- DVD cover
- Directed by: Rituparno Ghosh
- Written by: Suchitra Bhattacharya (story) Rituparno Ghosh (screenplay)
- Starring: Shakuntala Barua Abhishek Chatterjee Indrani Halder Subhendu Chatterjee Aditi Chatterjee Rituparna Sengupta Suchitra Mitra
- Edited by: Arghyakamal Mitra
- Music by: Debojyoti Mishra
- Release date: 1997;
- Running time: 145 minutes
- Country: India
- Language: Bengali

= Dahan (1997 film) =

Dahan (Crossfire) (1997) is an Indian Bengali social drama film directed by Rituparno Ghosh. It is based on a story of the same name by Suchitra Bhattacharya.

==Plot==
The story begins when Romita, a sensitive newly married woman, and her husband Palash are caught in a sudden downpour near a metro station. While Palash briefly steps away, a gang of affluent young men aggressively harass and molest Romita. When Palash returns and attempts to stop them, he is brutally beaten. Amidst a crowd of passive onlookers, only one person takes action: Srobona Sarkar, nicknamed Jhinuk, an independent schoolteacher who rushes forward, fights off the attackers, and ensures the couple is rushed to the hospital.

The aftermath of the assault thrusts both women into the public eye with wildly divergent reactions. Jhinuk is hailed as a feminist icon by the media, women's organizations, and her students, though her sudden prominence strains her relationship with her conventional fiancé, Tunir, who grows deeply uncomfortable with her public activism. Romita experiences the exact opposite treatment. Although initially met with sympathy, neighbors, police, and Palash’s colleagues quickly begin casting moral aspersions, whispering that Romita may have provoked the attack or known her assailants.

Stung by insecurity and peer pressure, Palash’s sympathy curdles into toxic resentment and paranoia. He subjects Romita to intense psychological abuse, culminating in a harrowing act of marital rape within their own home. Stripped of any safety inside her domestic sphere, Romita finds herself completely isolated, writing long confessional letters to her sister in Canada as she contemplates fleeing her marriage. Meanwhile, as the criminal case moves toward trial, the families of the wealthy perpetrators use political connections, bribes, and intimidation to suppress the prosecution. Tunir aggressively urges Jhinuk to drop her involvement, linking his career progression to political compliance, but Jhinuk stubbornly refuses to compromise.

Romita faces an even more intense campaign of institutional and domestic silencing. Her in-laws and husband coerce her into submission to protect family honor, demanding that she alter her testimony. When the case reaches the courtroom, broken down by domestic violence and constant pressure, Romita gives a compromised, evasive testimony that fails to identify or incriminate the attackers. Although Jhinuk stands firm and gives an honest account, the prosecution collapses due to Romita's hostile turn and a lack of collaborative evidence, allowing the perpetrators to walk free.
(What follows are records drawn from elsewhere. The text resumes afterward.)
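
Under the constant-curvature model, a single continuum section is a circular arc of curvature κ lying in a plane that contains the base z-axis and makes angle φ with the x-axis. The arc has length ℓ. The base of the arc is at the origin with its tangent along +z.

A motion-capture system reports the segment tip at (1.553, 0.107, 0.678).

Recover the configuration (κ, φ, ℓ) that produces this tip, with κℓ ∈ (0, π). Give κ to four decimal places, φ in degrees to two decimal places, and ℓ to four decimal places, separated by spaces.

1.0799 3.94 2.1484

ρ = √(x²+y²) = √(1.553² + 0.107²) = 1.55668
φ = atan2(y, x) mod 360° = atan2(0.107, 1.553) = 3.9414°
|p|² = ρ² + z² = 1.55668² + 0.678² = 2.88294
κ = 2ρ / |p|² = 2×1.55668 / 2.88294 = 1.07993
θ = 2·atan2(ρ, z) = 2·atan2(1.55668, 0.678) = 2.32006 rad
ℓ = θ/κ = 2.32006/1.07993 = 2.14835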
The failure of the trial shatters both women's remaining illusions regarding justice, marriage, and societal protection. Jhinuk experiences a profound disillusionment with her personal relationships and rejects a life built on compromise, choosing to walk away from Tunir to reclaim her independence. Romita decides to break free from her domestic imprisonment by securing a solo trip to visit her sister in Canada. The film concludes with both women navigating transitional, open spaces as they move forward independently, having finally shed the restrictive expectations of family and society.

== Cast==
- Rituparna Sengupta as Romita Chowdhury
- Indrani Halder as Srabana "Jhinuk" Sarkar
- Aditi Chatterjee as Trina
- Pradip Mukherjee as Jhinuk's father
- Shakuntala Barua as Jhinuk's mother
- Mamata Shankar as Romita's sister-in-law
- Shiboprosad Mukherjee as Jhinuk's brother
- Abhishek Chatterjee as Polash Chowdhury
- Suchitra Mitra as Jhinuk's thammi
- Subhendu Chatterjee as Romita's father
- Sanjeev Dasgupta as Jhinuk's fiancé
- Dibya Bhattacharya as Romita's father-in-law

== Awards ==
45th National Film Awards
- National Film Award for Best Feature Film in Bengali – Rituparno Ghosh
- National Film Award for Best Screenplay – Rituparno Ghosh
- National Film Award for Best Actress – Rituparna Sengupta & Indrani Halder

==Trivia==
Rachna Banerjee disclosed that Ghosh wanted to cast her as the protagonist of the film. She had to refuse his proposal since she had some prior commitments in South Indian film Industry. She did not ask him which role he was interested to cast her in. Banerjee often regrets the circumstances that made her refuse the film.